Two men say a former New Orleans judge forced them to use and pay for ankle monitors from ETOH, a company owned by the judge’s former law partner

By Matt Sledge
The Times-Picayune | The New Orleans Advocate

NEW ORLEANS — Two former defendants in Orleans Parish Criminal District Court sought to revive their lawsuit against a politically-connected ankle monitoring company at the U.S. 5th Circuit Court of Appeals on Tuesday.

The two men say a former New Orleans judge forced them to use and pay for ankle monitors from ETOH, a company owned by the judge’s former law partner and campaign contributor. But a federal judge ruled last year that the men had not met the high legal standard to show bias from campaign contributions.

U.S. District Judge Carl Barbier had it wrong, lawyer Jaba Tsitsuashvili, who represented the men, told three circuit judges.

“The complaint plausibly alleges both the appearance of bias and actual bias,” said Tsitsuashvili, of the non-profit Institute for Justice. “At ETOH’s behest, the judge essentially acted as the company’s de-facto debt collector.”

Judge’s ties questioned

Wearing a dark shirt and glasses, former criminal court defendant Hakeem Meade watched as the hearing played out in the 5th Circuit’s wood-paneled West Courtroom.

Two years ago, he and another former defendant sued Judge Paul Bonin and ETOH, alleging that they were coerced into using the company’s ankle monitoring service while out on bail ahead of trial.

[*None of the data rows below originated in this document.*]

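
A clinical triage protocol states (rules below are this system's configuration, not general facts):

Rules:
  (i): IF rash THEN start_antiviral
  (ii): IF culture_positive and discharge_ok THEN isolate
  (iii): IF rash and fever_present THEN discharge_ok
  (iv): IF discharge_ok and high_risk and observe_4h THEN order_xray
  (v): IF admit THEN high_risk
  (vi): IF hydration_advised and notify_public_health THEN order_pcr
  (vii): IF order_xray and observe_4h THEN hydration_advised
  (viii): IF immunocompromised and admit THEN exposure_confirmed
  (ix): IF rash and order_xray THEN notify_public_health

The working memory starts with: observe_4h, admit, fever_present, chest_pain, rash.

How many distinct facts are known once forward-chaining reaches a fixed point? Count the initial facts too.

12

Round 1: (i) [IF rash THEN start_antiviral]; (iii) [IF rash and fever_present THEN discharge_ok]; (v) [IF admit THEN high_risk]. New: start_antiviral, discharge_ok, high_risk.
Round 2: (iv) [IF discharge_ok and high_risk and observe_4h THEN order_xray]. New: order_xray.
Round 3: (vii) [IF order_xray and observe_4h THEN hydration_advised]; (ix) [IF rash and order_xray THEN notify_public_health]. New: hydration_advised, notify_public_health.
Round 4: (vi) [IF hydration_advised and notify_public_health THEN order_pcr]. New: order_pcr.
Closure: {admit, chest_pain, discharge_ok, fever_present, high_risk, hydration_advised, notify_public_health, observe_4h, order_pcr, order_xray, rash, start_antiviral} — 12 facts.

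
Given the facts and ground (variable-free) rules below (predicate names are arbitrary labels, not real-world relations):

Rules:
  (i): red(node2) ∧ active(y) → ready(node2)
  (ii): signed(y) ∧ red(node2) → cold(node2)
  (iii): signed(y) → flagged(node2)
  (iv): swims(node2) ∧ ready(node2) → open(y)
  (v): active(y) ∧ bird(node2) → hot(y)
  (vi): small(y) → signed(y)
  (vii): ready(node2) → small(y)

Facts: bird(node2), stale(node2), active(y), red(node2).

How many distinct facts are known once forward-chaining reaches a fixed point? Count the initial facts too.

Round 1 fires (i), (v), giving ready(node2), hot(y).
Round 2 fires (vii), giving small(y).
Round 3 fires (vi), giving signed(y).
Round 4 fires (ii), (iii), giving cold(node2), flagged(node2).
Closure: {active(y), bird(node2), cold(node2), flagged(node2), hot(y), ready(node2), red(node2), signed(y), small(y), stale(node2)} — 10 facts.

10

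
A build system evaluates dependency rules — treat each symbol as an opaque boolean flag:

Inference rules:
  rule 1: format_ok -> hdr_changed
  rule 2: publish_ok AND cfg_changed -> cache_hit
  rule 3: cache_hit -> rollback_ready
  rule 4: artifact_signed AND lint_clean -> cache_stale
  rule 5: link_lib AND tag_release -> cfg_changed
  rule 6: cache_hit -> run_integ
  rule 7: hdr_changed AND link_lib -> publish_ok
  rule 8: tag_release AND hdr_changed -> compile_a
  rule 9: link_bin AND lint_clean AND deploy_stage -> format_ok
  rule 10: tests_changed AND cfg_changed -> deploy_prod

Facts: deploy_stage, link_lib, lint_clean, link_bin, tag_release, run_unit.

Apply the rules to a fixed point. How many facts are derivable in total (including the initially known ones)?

14

Round 1: rule 5 [link_lib AND tag_release -> cfg_changed]; rule 9 [link_bin AND lint_clean AND deploy_stage -> format_ok]. Adds cfg_changed, format_ok.
Round 2: rule 1 [format_ok -> hdr_changed]. Adds hdr_changed.
Round 3: rule 7 [hdr_changed AND link_lib -> publish_ok]; rule 8 [tag_release AND hdr_changed -> compile_a]. Adds publish_ok, compile_a.
Round 4: rule 2 [publish_ok AND cfg_changed -> cache_hit]. Adds cache_hit.
Round 5: rule 3 [cache_hit -> rollback_ready]; rule 6 [cache_hit -> run_integ]. Adds rollback_ready, run_integ.
Closure: {cache_hit, cfg_changed, compile_a, deploy_stage, format_ok, hdr_changed, link_bin, link_lib, lint_clean, publish_ok, rollback_ready, run_integ, run_unit, tag_release} — 14 facts.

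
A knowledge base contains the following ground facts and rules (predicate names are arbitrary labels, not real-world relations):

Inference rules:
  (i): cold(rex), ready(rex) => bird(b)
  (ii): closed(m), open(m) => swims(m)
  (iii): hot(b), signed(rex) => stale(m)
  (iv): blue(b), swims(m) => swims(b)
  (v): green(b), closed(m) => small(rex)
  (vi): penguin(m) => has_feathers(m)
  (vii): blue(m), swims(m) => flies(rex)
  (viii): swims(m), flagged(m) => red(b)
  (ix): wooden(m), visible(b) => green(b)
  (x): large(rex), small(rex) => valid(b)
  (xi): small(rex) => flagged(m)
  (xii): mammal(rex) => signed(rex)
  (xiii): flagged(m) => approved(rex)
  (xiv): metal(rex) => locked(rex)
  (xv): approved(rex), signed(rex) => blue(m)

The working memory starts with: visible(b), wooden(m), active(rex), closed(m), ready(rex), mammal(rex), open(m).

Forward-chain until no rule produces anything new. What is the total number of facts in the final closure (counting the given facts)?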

Bonin did not tell Meade that ETOH was co-owned by attorney Leonard Levenson, a longtime friend of Bonin’s who had donated to his judicial campaign.

Yet while Meade’s lawyers argued that Bonin essentially threatened him with jail time for failing to pay $600 in fees, Barbier tossed the case before trial.

In his decision last year, the Bill Clinton appointee said that Meade hadn’t shown that this was the “exceptional” case where it was highly likely that campaign contributions created an opportunity for bias.

Nevertheless, the lawsuit highlighted the local court system’s heavy reliance on unregulated private ankle-monitoring firms. Under that system, defendants must pay companies for their monitoring services in order to remain free before trial. One expert recently said the ankle monitor industry is “like the wild west.”

Opening the flood gates?

Bonin retired in 2020, leaving only ETOH as a defendant to the federal civil lawsuit. Dane Ciolino, a Loyola University law professor representing the company, warned the 5th Circuit panel that allowing criminal defendants to claim bias on the basis of campaign contributions alone would open the “flood gates” to similar challenges.

Meade failed to show that Bonin stood to gain from steering people to ETOH, Ciolino said.

“There is no allegation that there is some future benefit,” said Ciolino. “The only allegations are to past business relationships.”

More than money, lawyer says

Tsitsuashvili said there was much more to it than that. There was also the fact that Bonin regularly took actions on the company’s behalf, he said.

Yet two judges asked questions about how closely ETOH could really be linked to Bonin and his courtroom decisions. At one point, Judge Don Willett, a Trump appointee, asked if the “sum total” of the connections between Bonin and the company were the campaign contributions and Bonin’s time as law partner to Levenson.

Tsitsuashvili said there was at least one ongoing link: Bonin’s campaign had an outstanding loan from ETOH.

Meanwhile, Judge Priscilla Richman, a George W. Bush appointee, asked why ETOH should be held responsible for Bonin’s decisions on the bench.

Tsitsuashvili said the company was serving as a “state actor” when it monitored defendants’ movements, and that records show it regularly emailed Bonin a list of delinquent clients.

Jacques L. Wiener, a George H.W. Bush appointee, was the third judge on the panel, which is set to issue a written ruling at a later date.